Review - The Hunter from the Woods by Robert R. McCammon

The Hunter from the Woods is the long-awaited sequel to McCammon's The Wolf's Hour, which is - to date - the best werewolf novel I've ever read. However, pretty much the only reason why The Hunter from the Woods doesn't surpass it is the fact that it is an anthology of short stories and novellas rather than a novel.

The stories included in the anthology all star Michael Gallatin, the hero of the first novel. They are picked from different points along his live from the time he left his home forest in Russia to the days of his work for the British secret service during the World War II and one even after it. The stories take him from the snow-covered fields of Russia to the deserts of North Africa and the streets of Berlin.

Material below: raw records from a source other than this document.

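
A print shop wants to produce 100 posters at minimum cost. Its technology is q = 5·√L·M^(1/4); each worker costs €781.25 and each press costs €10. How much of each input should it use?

Cost minimization requires the marginal rate of technical substitution to equal the input-price ratio: MP_L/MP_M = w/r.
Here MP_L/MP_M = (1/2)·(M/L)/(1/4) = 2·(M/L). Setting this equal to 781.25/10 = 78.125 gives M = 39.0625L.
Substituting into q = 100: 5·L^(1/2)·(39.0625L)^(1/4) = 100.
Solving, L = 16 and M = 625.

L* = 16, M* = 625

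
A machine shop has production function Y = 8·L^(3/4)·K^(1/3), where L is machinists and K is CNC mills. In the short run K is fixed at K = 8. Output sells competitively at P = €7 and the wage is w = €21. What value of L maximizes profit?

With K = 8, MP_L = (3/4)·8·L^(-1/4)·8^(1/3) = 12·L^(-1/4).
Profit maximization for a price taker requires P·MP_L = w: 7·12·L^(-1/4) = 21.
So L^(-1/4) = 0.25, which gives L = 256.

L* = 256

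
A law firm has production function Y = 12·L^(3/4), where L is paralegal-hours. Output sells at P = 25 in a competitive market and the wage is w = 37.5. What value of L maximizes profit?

L* = 1296

MP_L = (3/4)·12·L^(-1/4) = 9·L^(-1/4).
Profit maximization for a price taker requires P·MP_L = w: 25·9·L^(-1/4) = 37.5.
So L^(-1/4) = 1/6, which gives L = 1296.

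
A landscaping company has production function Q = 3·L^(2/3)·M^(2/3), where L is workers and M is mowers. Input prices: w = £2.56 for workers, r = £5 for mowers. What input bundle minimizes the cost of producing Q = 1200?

Cost minimization requires the marginal rate of technical substitution to equal the input-price ratio: MP_L/MP_M = w/r.
Here MP_L/MP_M = (2/3)·(M/L)/(2/3) = (M/L). Setting this equal to 2.56/5 = 0.512 gives M = 0.512L.
Substituting into Q = 1200: 3·L^(2/3)·(0.512L)^(2/3) = 1200.
Solving, L = 125 and M = 64.

L* = 125, M* = 64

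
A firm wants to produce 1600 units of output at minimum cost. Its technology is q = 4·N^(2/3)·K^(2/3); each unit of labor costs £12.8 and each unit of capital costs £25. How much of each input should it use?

N* = 125, K* = 64

Cost minimization requires the marginal rate of technical substitution to equal the input-price ratio: MP_N/MP_K = w/r.
Here MP_N/MP_K = (2/3)·(K/N)/(2/3) = (K/N). Setting this equal to 12.8/25 = 0.512 gives K = 0.512N.
Substituting into q = 1600: 4·N^(2/3)·(0.512N)^(2/3) = 1600.
Solving, N = 125 and K = 64.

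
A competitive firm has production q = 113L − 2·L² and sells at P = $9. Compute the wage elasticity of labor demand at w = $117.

From P·MP_L = w with MP_L = 113 − 4L, labor demand is L(w) = (113 − w/9)/4.
dL/dw = −1/(36) = -1/36.
At w = 117, L = 25, so ε = (dL/dw)·(w/L) = (-1/36)·(117/25) = -0.13.

ε = -0.13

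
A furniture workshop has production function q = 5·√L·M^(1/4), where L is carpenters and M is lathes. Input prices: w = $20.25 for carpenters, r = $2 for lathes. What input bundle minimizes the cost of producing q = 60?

L* = 16, M* = 81

Cost minimization requires the marginal rate of technical substitution to equal the input-price ratio: MP_L/MP_M = w/r.
Here MP_L/MP_M = (1/2)·(M/L)/(1/4) = 2·(M/L). Setting this equal to 20.25/2 = 10.125 gives M = 5.0625L.
Substituting into q = 60: 5·L^(1/2)·(5.0625L)^(1/4) = 60.
Solving, L = 16 and M = 81.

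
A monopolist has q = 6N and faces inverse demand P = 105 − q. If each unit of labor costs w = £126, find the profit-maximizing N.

Marginal revenue from the inverse demand is MR = 105 − 2q.
The marginal product is MP_N = 6.
A monopolist hires until marginal revenue product equals the wage: MR·MP_N = w.
(105 − 12N)·6 = 126, so N = 7.

N* = 7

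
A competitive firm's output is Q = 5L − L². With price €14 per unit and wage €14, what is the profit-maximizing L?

L* = 2

The marginal product of L is MP_L = 5 − 2L.
A price-taking firm hires until the value of the marginal product equals the wage: P·MP_L = w, so 14·(5 − 2L) = 14.
Then 5 − 2L = 1, giving L = 2.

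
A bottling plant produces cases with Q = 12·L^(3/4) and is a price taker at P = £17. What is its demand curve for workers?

L(w) = (153/w)^(4)

MP_L = (3/4)·12·L^(-1/4) = 9·L^(-1/4).
Setting P·MP_L = w: 153·L^(-1/4) = w.
Solving for L: L^(-1/4) = w/153, so L = (153/w)^(4).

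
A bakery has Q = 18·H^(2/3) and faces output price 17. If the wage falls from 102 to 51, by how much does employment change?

ΔH = 56

From P·MP_H = w with MP_H = 12·H^(-1/3), the labor demand is H(w) = (204/w)^(3).
At w = 102: H = 8. At w = 51: H = 64.
ΔH = 64 − 8 = 56.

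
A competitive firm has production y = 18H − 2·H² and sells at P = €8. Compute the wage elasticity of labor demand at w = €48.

From P·MP_H = w with MP_H = 18 − 4H, labor demand is H(w) = (18 − w/8)/4.
dH/dw = −1/(32) = -0.03125.
At w = 48, H = 3, so ε = (dH/dw)·(w/H) = (-0.03125)·(48/3) = -0.5.

ε = -0.5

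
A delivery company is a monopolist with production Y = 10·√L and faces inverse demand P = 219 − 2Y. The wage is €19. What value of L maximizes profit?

L* = 25

Marginal revenue from the inverse demand is MR = 219 − 4Y.
The marginal product is MP_L = 5·L^(-1/2).
A monopolist hires until marginal revenue product equals the wage: MR·MP_L = w.
At L, Y = 10·√L. Substituting and solving: (219 − 40·√L)·5·L^(-1/2) = 19 gives L = 25.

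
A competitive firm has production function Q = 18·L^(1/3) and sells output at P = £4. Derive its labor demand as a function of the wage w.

MP_L = (1/3)·18·L^(-2/3) = 6·L^(-2/3).
Setting P·MP_L = w: 24·L^(-2/3) = w.
Solving for L: L^(-2/3) = w/24, so L = (24/w)^(3/2).

L(w) = (24/w)^(3/2)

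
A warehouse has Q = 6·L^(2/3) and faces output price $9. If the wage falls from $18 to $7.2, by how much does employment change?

ΔL = 117

From P·MP_L = w with MP_L = 4·L^(-1/3), the labor demand is L(w) = (36/w)^(3).
At w = 18: L = 8. At w = 7.2: L = 125.
ΔL = 125 − 8 = 117.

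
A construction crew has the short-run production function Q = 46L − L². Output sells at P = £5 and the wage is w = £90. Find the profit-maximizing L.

The marginal product of L is MP_L = 46 − 2L.
A price-taking firm hires until the value of the marginal product equals the wage: P·MP_L = w, so 5·(46 − 2L) = 90.
Then 46 − 2L = 18, giving L = 14.

L* = 14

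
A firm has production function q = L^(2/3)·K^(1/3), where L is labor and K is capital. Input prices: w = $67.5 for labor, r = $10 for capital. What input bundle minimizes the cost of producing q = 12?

L* = 8, K* = 27

Cost minimization requires the marginal rate of technical substitution to equal the input-price ratio: MP_L/MP_K = w/r.
Here MP_L/MP_K = (2/3)·(K/L)/(1/3) = 2·(K/L). Setting this equal to 67.5/10 = 6.75 gives K = 3.375L.
Substituting into q = 12: L^(2/3)·(3.375L)^(1/3) = 12.
Solving, L = 8 and K = 27.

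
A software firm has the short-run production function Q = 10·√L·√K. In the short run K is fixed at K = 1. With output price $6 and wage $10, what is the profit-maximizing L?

With K = 1, MP_L = (1/2)·10·L^(-1/2)·1^(1/2) = 5·L^(-1/2).
Profit maximization for a price taker requires P·MP_L = w: 6·5·L^(-1/2) = 10.
So L^(-1/2) = 1/3, which gives L = 9.

L* = 9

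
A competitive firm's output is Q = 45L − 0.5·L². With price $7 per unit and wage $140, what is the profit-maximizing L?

L* = 25

The marginal product of L is MP_L = 45 − L.
A price-taking firm hires until the value of the marginal product equals the wage: P·MP_L = w, so 7·(45 − L) = 140.
Then 45 − L = 20, giving L = 25.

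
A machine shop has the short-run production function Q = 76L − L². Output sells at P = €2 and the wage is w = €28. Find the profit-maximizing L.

The marginal product of L is MP_L = 76 − 2L.
A price-taking firm hires until the value of the marginal product equals the wage: P·MP_L = w, so 2·(76 − 2L) = 28.
Then 76 − 2L = 14, giving L = 31.

L* = 31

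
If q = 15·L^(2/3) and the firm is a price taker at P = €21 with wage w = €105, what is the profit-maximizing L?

L* = 8

MP_L = (2/3)·15·L^(-1/3) = 10·L^(-1/3).
Profit maximization for a price taker requires P·MP_L = w: 21·10·L^(-1/3) = 105.
So L^(-1/3) = 0.5, which gives L = 8.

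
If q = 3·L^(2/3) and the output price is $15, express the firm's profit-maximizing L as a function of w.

L(w) = 27000/w³

MP_L = (2/3)·3·L^(-1/3) = 2·L^(-1/3).
Setting P·MP_L = w: 30·L^(-1/3) = w.
Solving for L: L^(-1/3) = w/30, so L = (30/w)^(3).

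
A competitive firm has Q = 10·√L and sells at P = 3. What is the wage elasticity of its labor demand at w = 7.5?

MP_L = (1/2)·10·L^(-1/2), so P·MP_L = w gives 15·L^(-1/2) = w.
Solving, L(w) = (15/w)^(2). This is a constant-elasticity form: L ∝ w^(−2), so ε = −2.

ε = -2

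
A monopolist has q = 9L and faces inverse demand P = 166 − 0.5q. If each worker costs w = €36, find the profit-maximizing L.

L* = 18

Marginal revenue from the inverse demand is MR = 166 − q.
The marginal product is MP_L = 9.
A monopolist hires until marginal revenue product equals the wage: MR·MP_L = w.
(166 − 9L)·9 = 36, so L = 18.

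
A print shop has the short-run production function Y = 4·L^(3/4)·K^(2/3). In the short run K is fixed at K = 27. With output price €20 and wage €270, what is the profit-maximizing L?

With K = 27, MP_L = (3/4)·4·L^(-1/4)·27^(2/3) = 27·L^(-1/4).
Profit maximization for a price taker requires P·MP_L = w: 20·27·L^(-1/4) = 270.
So L^(-1/4) = 0.5, which gives L = 16.

L* = 16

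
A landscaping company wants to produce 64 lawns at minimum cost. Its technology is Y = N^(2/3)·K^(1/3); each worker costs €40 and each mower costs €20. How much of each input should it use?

N* = 64, K* = 64

Cost minimization requires the marginal rate of technical substitution to equal the input-price ratio: MP_N/MP_K = w/r.
Here MP_N/MP_K = (2/3)·(K/N)/(1/3) = 2·(K/N). Setting this equal to 40/20 = 2 gives K = N.
Substituting into Y = 64: N^(2/3)·(N)^(1/3) = 64.
Solving, N = 64 and K = 64.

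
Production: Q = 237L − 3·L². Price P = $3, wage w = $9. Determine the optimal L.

L* = 39

The marginal product of L is MP_L = 237 − 6L.
A price-taking firm hires until the value of the marginal product equals the wage: P·MP_L = w, so 3·(237 − 6L) = 9.
Then 237 − 6L = 3, giving L = 39.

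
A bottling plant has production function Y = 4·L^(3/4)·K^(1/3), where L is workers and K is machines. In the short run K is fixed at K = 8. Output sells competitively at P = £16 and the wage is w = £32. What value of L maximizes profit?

L* = 81

With K = 8, MP_L = (3/4)·4·L^(-1/4)·8^(1/3) = 6·L^(-1/4).
Profit maximization for a price taker requires P·MP_L = w: 16·6·L^(-1/4) = 32.
So L^(-1/4) = 1/3, which gives L = 81.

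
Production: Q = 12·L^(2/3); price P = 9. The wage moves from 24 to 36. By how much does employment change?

ΔL = -19

From P·MP_L = w with MP_L = 8·L^(-1/3), the labor demand is L(w) = (72/w)^(3).
At w = 24: L = 27. At w = 36: L = 8.
ΔL = 8 − 27 = -19.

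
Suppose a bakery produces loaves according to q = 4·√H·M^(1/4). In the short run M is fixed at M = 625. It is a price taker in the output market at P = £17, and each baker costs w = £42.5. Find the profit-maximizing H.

H* = 16

With M = 625, MP_H = (1/2)·4·H^(-1/2)·625^(1/4) = 10·H^(-1/2).
Profit maximization for a price taker requires P·MP_H = w: 17·10·H^(-1/2) = 42.5.
So H^(-1/2) = 0.25, which gives H = 16.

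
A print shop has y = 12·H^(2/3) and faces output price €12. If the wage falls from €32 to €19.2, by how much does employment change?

From P·MP_H = w with MP_H = 8·H^(-1/3), the labor demand is H(w) = (96/w)^(3).
At w = 32: H = 27. At w = 19.2: H = 125.
ΔH = 125 − 27 = 98.

ΔH = 98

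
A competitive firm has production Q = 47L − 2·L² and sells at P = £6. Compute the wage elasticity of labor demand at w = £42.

ε = -0.175

From P·MP_L = w with MP_L = 47 − 4L, labor demand is L(w) = (47 − w/6)/4.
dL/dw = −1/(24) = -1/24.
At w = 42, L = 10, so ε = (dL/dw)·(w/L) = (-1/24)·(42/10) = -0.175.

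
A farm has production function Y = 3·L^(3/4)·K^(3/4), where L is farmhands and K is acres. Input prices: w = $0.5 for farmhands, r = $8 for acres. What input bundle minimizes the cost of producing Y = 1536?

L* = 256, K* = 16

Cost minimization requires the marginal rate of technical substitution to equal the input-price ratio: MP_L/MP_K = w/r.
Here MP_L/MP_K = (3/4)·(K/L)/(3/4) = (K/L). Setting this equal to 0.5/8 = 0.0625 gives K = 0.0625L.
Substituting into Y = 1536: 3·L^(3/4)·(0.0625L)^(3/4) = 1536.
Solving, L = 256 and K = 16.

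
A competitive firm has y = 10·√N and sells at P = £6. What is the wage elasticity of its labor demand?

MP_N = (1/2)·10·N^(-1/2), so P·MP_N = w gives 30·N^(-1/2) = w.
Solving, N(w) = (30/w)^(2). This is a constant-elasticity form: N ∝ w^(−2), so ε = −2.

ε = -2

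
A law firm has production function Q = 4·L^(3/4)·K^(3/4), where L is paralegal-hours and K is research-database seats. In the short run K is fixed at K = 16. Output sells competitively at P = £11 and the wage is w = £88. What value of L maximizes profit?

With K = 16, MP_L = (3/4)·4·L^(-1/4)·16^(3/4) = 24·L^(-1/4).
Profit maximization for a price taker requires P·MP_L = w: 11·24·L^(-1/4) = 88.
So L^(-1/4) = 1/3, which gives L = 81.

L* = 81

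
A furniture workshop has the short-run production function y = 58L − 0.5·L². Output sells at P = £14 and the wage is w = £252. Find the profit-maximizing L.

The marginal product of L is MP_L = 58 − L.
A price-taking firm hires until the value of the marginal product equals the wage: P·MP_L = w, so 14·(58 − L) = 252.
Then 58 − L = 18, giving L = 40.

L* = 40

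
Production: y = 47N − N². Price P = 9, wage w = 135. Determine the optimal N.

N* = 16

The marginal product of N is MP_N = 47 − 2N.
A price-taking firm hires until the value of the marginal product equals the wage: P·MP_N = w, so 9·(47 − 2N) = 135.
Then 47 − 2N = 15, giving N = 16.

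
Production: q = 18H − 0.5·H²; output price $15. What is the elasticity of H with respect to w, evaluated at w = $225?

From P·MP_H = w with MP_H = 18 − H, labor demand is H(w) = 18 − w/15.
dH/dw = −1/(15) = -1/15.
At w = 225, H = 3, so ε = (dH/dw)·(w/H) = (-1/15)·(225/3) = -5.

ε = -5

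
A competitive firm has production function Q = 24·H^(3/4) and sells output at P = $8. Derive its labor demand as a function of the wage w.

H(w) = (144/w)^(4)

MP_H = (3/4)·24·H^(-1/4) = 18·H^(-1/4).
Setting P·MP_H = w: 144·H^(-1/4) = w.
Solving for H: H^(-1/4) = w/144, so H = (144/w)^(4).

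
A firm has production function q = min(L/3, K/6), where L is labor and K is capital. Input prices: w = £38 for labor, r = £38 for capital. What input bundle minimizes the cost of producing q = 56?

L* = 168, K* = 336

With a fixed-proportions technology, the cost-minimizing bundle uses no slack in either input: L/3 = K/6 = q.
So L = 3·56 = 168 and K = 6·56 = 336.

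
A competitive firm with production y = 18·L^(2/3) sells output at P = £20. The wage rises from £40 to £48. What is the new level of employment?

From P·MP_L = w with MP_L = 12·L^(-1/3), the labor demand is L(w) = (240/w)^(3).
At w = 40: L = 216. At w = 48: L = 125.

L* = 125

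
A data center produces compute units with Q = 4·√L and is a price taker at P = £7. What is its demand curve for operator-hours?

L(w) = 196/w²

MP_L = (1/2)·4·L^(-1/2) = 2·L^(-1/2).
Setting P·MP_L = w: 14·L^(-1/2) = w.
Solving for L: L^(-1/2) = w/14, so L = (14/w)^(2).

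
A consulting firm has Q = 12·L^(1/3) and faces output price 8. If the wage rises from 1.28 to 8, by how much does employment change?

From P·MP_L = w with MP_L = 4·L^(-2/3), the labor demand is L(w) = (32/w)^(3/2).
At w = 1.28: L = 125. At w = 8: L = 8.
ΔL = 8 − 125 = -117.

ΔL = -117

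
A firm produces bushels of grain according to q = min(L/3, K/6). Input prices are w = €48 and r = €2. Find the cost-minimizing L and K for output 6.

L* = 18, K* = 36

With a fixed-proportions technology, the cost-minimizing bundle uses no slack in either input: L/3 = K/6 = q.
So L = 3·6 = 18 and K = 6·6 = 36.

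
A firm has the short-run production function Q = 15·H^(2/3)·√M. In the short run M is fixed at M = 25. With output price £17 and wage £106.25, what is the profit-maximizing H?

H* = 512

With M = 25, MP_H = (2/3)·15·H^(-1/3)·25^(1/2) = 50·H^(-1/3).
Profit maximization for a price taker requires P·MP_H = w: 17·50·H^(-1/3) = 106.25.
So H^(-1/3) = 0.125, which gives H = 512.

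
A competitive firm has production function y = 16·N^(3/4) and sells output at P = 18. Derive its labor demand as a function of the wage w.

MP_N = (3/4)·16·N^(-1/4) = 12·N^(-1/4).
Setting P·MP_N = w: 216·N^(-1/4) = w.
Solving for N: N^(-1/4) = w/216, so N = (216/w)^(4).

N(w) = (216/w)^(4)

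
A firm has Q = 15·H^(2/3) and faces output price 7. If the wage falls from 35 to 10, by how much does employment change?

ΔH = 335

From P·MP_H = w with MP_H = 10·H^(-1/3), the labor demand is H(w) = (70/w)^(3).
At w = 35: H = 8. At w = 10: H = 343.
ΔH = 343 − 8 = 335.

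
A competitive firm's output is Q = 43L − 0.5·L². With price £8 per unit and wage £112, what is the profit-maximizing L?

L* = 29

The marginal product of L is MP_L = 43 − L.
A price-taking firm hires until the value of the marginal product equals the wage: P·MP_L = w, so 8·(43 − L) = 112.
Then 43 − L = 14, giving L = 29.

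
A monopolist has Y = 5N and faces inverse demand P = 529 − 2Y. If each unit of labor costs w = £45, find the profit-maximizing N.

N* = 26

Marginal revenue from the inverse demand is MR = 529 − 4Y.
The marginal product is MP_N = 5.
A monopolist hires until marginal revenue product equals the wage: MR·MP_N = w.
(529 − 20N)·5 = 45, so N = 26.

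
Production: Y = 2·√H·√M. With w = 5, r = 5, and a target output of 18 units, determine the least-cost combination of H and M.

H* = 9, M* = 9

Cost minimization requires the marginal rate of technical substitution to equal the input-price ratio: MP_H/MP_M = w/r.
Here MP_H/MP_M = (1/2)·(M/H)/(1/2) = (M/H). Setting this equal to 5/5 = 1 gives M = H.
Substituting into Y = 18: 2·H^(1/2)·(H)^(1/2) = 18.
Solving, H = 9 and M = 9.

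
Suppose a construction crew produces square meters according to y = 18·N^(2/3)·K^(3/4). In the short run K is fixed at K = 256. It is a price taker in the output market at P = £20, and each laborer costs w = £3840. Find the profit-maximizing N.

With K = 256, MP_N = (2/3)·18·N^(-1/3)·256^(3/4) = 768·N^(-1/3).
Profit maximization for a price taker requires P·MP_N = w: 20·768·N^(-1/3) = 3840.
So N^(-1/3) = 0.25, which gives N = 64.

N* = 64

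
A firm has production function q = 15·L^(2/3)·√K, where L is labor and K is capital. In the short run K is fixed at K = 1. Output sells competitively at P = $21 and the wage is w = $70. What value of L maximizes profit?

With K = 1, MP_L = (2/3)·15·L^(-1/3)·1^(1/2) = 10·L^(-1/3).
Profit maximization for a price taker requires P·MP_L = w: 21·10·L^(-1/3) = 70.
So L^(-1/3) = 1/3, which gives L = 27.

L* = 27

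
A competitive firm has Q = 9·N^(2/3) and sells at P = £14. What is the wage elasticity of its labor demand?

MP_N = (2/3)·9·N^(-1/3), so P·MP_N = w gives 84·N^(-1/3) = w.
Solving, N(w) = (84/w)^(3). This is a constant-elasticity form: N ∝ w^(−3), so ε = −3.

ε = -3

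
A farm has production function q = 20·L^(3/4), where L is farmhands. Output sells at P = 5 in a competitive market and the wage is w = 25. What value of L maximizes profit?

L* = 81

MP_L = (3/4)·20·L^(-1/4) = 15·L^(-1/4).
Profit maximization for a price taker requires P·MP_L = w: 5·15·L^(-1/4) = 25.
So L^(-1/4) = 1/3, which gives L = 81.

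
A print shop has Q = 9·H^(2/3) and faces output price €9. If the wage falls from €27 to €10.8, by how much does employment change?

ΔH = 117

From P·MP_H = w with MP_H = 6·H^(-1/3), the labor demand is H(w) = (54/w)^(3).
At w = 27: H = 8. At w = 10.8: H = 125.
ΔH = 125 − 8 = 117.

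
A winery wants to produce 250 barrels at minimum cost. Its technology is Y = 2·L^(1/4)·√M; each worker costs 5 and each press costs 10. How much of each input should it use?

Cost minimization requires the marginal rate of technical substitution to equal the input-price ratio: MP_L/MP_M = w/r.
Here MP_L/MP_M = (1/4)·(M/L)/(1/2) = 0.5·(M/L). Setting this equal to 5/10 = 0.5 gives M = L.
Substituting into Y = 250: 2·L^(1/4)·(L)^(1/2) = 250.
Solving, L = 625 and M = 625.

L* = 625, M* = 625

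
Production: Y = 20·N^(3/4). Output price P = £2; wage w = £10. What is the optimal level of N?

MP_N = (3/4)·20·N^(-1/4) = 15·N^(-1/4).
Profit maximization for a price taker requires P·MP_N = w: 2·15·N^(-1/4) = 10.
So N^(-1/4) = 1/3, which gives N = 81.

N* = 81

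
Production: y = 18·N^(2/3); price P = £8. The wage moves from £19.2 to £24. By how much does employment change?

ΔN = -61

From P·MP_N = w with MP_N = 12·N^(-1/3), the labor demand is N(w) = (96/w)^(3).
At w = 19.2: N = 125. At w = 24: N = 64.
ΔN = 64 − 125 = -61.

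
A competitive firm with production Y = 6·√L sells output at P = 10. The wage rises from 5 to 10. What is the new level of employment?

From P·MP_L = w with MP_L = 3·L^(-1/2), the labor demand is L(w) = (30/w)^(2).
At w = 5: L = 36. At w = 10: L = 9.

L* = 9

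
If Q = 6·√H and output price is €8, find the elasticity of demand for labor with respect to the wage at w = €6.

ε = -2

MP_H = (1/2)·6·H^(-1/2), so P·MP_H = w gives 24·H^(-1/2) = w.
Solving, H(w) = (24/w)^(2). This is a constant-elasticity form: H ∝ w^(−2), so ε = −2.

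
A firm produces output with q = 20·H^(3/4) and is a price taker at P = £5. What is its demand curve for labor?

H(w) = (75/w)^(4)

MP_H = (3/4)·20·H^(-1/4) = 15·H^(-1/4).
Setting P·MP_H = w: 75·H^(-1/4) = w.
Solving for H: H^(-1/4) = w/75, so H = (75/w)^(4).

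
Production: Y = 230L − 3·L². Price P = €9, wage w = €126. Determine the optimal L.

L* = 36

The marginal product of L is MP_L = 230 − 6L.
A price-taking firm hires until the value of the marginal product equals the wage: P·MP_L = w, so 9·(230 − 6L) = 126.
Then 230 − 6L = 14, giving L = 36.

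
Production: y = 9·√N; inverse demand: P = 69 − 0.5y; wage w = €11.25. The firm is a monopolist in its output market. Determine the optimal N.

N* = 36

Marginal revenue from the inverse demand is MR = 69 − y.
The marginal product is MP_N = 4.5·N^(-1/2).
A monopolist hires until marginal revenue product equals the wage: MR·MP_N = w.
At N, y = 9·√N. Substituting and solving: (69 − 9·√N)·4.5·N^(-1/2) = 11.25 gives N = 36.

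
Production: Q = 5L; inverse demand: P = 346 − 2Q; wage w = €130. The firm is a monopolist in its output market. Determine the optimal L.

L* = 16

Marginal revenue from the inverse demand is MR = 346 − 4Q.
The marginal product is MP_L = 5.
A monopolist hires until marginal revenue product equals the wage: MR·MP_L = w.
(346 − 20L)·5 = 130, so L = 16.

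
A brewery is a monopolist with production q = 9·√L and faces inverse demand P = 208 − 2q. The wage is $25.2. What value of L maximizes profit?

L* = 25

Marginal revenue from the inverse demand is MR = 208 − 4q.
The marginal product is MP_L = 4.5·L^(-1/2).
A monopolist hires until marginal revenue product equals the wage: MR·MP_L = w.
At L, q = 9·√L. Substituting and solving: (208 − 36·√L)·4.5·L^(-1/2) = 25.2 gives L = 25.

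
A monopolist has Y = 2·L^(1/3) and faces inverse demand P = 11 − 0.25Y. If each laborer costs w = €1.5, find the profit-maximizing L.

Marginal revenue from the inverse demand is MR = 11 − 0.5Y.
The marginal product is MP_L = (2/3)·L^(-2/3).
A monopolist hires until marginal revenue product equals the wage: MR·MP_L = w.
At L, Y = 2·L^(1/3). Substituting and solving: (11 − L^(1/3))·(2/3)·L^(-2/3) = 1.5 gives L = 8.

L* = 8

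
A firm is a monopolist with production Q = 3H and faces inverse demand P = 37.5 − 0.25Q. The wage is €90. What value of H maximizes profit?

Marginal revenue from the inverse demand is MR = 37.5 − 0.5Q.
The marginal product is MP_H = 3.
A monopolist hires until marginal revenue product equals the wage: MR·MP_H = w.
(37.5 − 1.5H)·3 = 90, so H = 5.

H* = 5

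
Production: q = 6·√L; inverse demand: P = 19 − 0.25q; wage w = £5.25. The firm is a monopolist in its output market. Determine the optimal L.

L* = 16

Marginal revenue from the inverse demand is MR = 19 − 0.5q.
The marginal product is MP_L = 3·L^(-1/2).
A monopolist hires until marginal revenue product equals the wage: MR·MP_L = w.
At L, q = 6·√L. Substituting and solving: (19 − 3·√L)·3·L^(-1/2) = 5.25 gives L = 16.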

In "The Wolf and the Eagle", Michael Gallatin faces a German fighter pilot and while the course of the story is predictable, it is the emerging relationship between the two men that holds the reader's interest until the last. Another very strong story was "The Room At the Bottom of the Stairs" where Michael faces a German journalist and ends up falling in love with her. The last story, "Death of a Hunter", is perhaps the weakest, but it ends in a note that had my blood rushing, wishing that there was more to read. While the ending touched upon one of the loose threads in The Wolf's Hour, it - instead of answering them - actually manages to create more questions.

The wonderful thing about McCammon's writing is that while the stories are basically action adventure, they are written with such soul and insight into the people involved that they become much more. The author gives time for the mood to build up, the scenes to be set, before he launches into action. As such, the stories are much more than simple action adventures, and you feel that you get to know the character better and better through each of the stories.

Overall, this is an anthology well worth reading, even if you are not a fan of werewolves. In fact, the wildness, The Wolf, is part of the hero's character and he does not need to turn into a wolf for that character to show through.